Following the backlash to the new competition category, the North Canterbury Hunting Competition removed the announcement and posted a statement on its Facebook page.
It said: “As some of you may have seen, there have been various media outlets pick up our latest competition section involving feral cats. We received concerns around this category when it opened on 14 April 2023. We acknowledge concerns that were raised so we removed the announcement from our page at 5.30pm on the 17th April and begun seeking advice and guidance on next steps.
“Unfortunately, there have been some vile & inappropriate emails and messages sent to the school and others involved – we are incredibly disappointed in this reaction and would like to clarify that this competition is an independent community run event and that all queries and concerns to be sent directly through us at [email protected]
“Our sponsors and school safety are our main priority, so the decision has been made to withdraw this category for this year to avoid further backlash at this time. We are disappointed and apologise for those who were excited to be involved in something that is about protecting [our] native birds, and other vulnerable species. To clarify, for all hunting categories, our hunters are required to abide by firearms act 1983 and future amendments as well as the animal welfare act 1999.
“Please remember we are a group of volunteers who are trying to raise money for our local school and pool. This fundraising effort is critical in aiding the local school to employ a board funded third teacher and gives our local community and kids greater opportunities.”
What was the reaction like?
The competition was met with backlash from the public, including animal rights campaigners who said that it was “virtually impossible” to tell the difference between a feral cat and a person’s pet cat.
Will Appelbe, a spokesperson for animal rights group SAFE, said: “Disqualifying dead cats with microchips is too little too late. It’s not even an ambulance, but a grave at the bottom of the cliff.”

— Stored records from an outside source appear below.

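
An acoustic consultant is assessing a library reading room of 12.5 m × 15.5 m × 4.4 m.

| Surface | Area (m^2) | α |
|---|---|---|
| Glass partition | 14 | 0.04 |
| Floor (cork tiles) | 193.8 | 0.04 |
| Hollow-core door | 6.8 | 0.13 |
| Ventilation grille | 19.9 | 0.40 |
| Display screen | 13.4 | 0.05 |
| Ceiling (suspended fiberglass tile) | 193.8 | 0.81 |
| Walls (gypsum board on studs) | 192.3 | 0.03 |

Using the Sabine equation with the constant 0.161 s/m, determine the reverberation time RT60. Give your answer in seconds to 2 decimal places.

Summing Sᵢαᵢ: 0.560 + 7.752 + 0.884 + 7.960 + 0.670 + 156.978 + 5.769 → A = 180.573 sabins.
Room volume: 852.5 m³.
T = 0.161 V/A = 0.161·852.5/180.573 = 0.76 s.

0.76 sec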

Appelbe added: “There are numerous ways to raise money. Sending children off to kill cats shouldn’t be one of them.”
The Canterbury SPCA also said in a statement that it was “extremely concerned”.
It said: “There is a good chance someone’s pet may be killed during this event. In addition, children often use air rifles in these sorts of events which increase the likelihood of pain and distress, and can cause a prolonged death.”
Craig Gillies, Department of Conservation Principal Scientist, said the department “supports control of feral cats, provided it is undertaken by experienced people using approved humane methods” but added that “feral and domesticated cats are the same species [and] determining a difference between the two is virtually impossible”.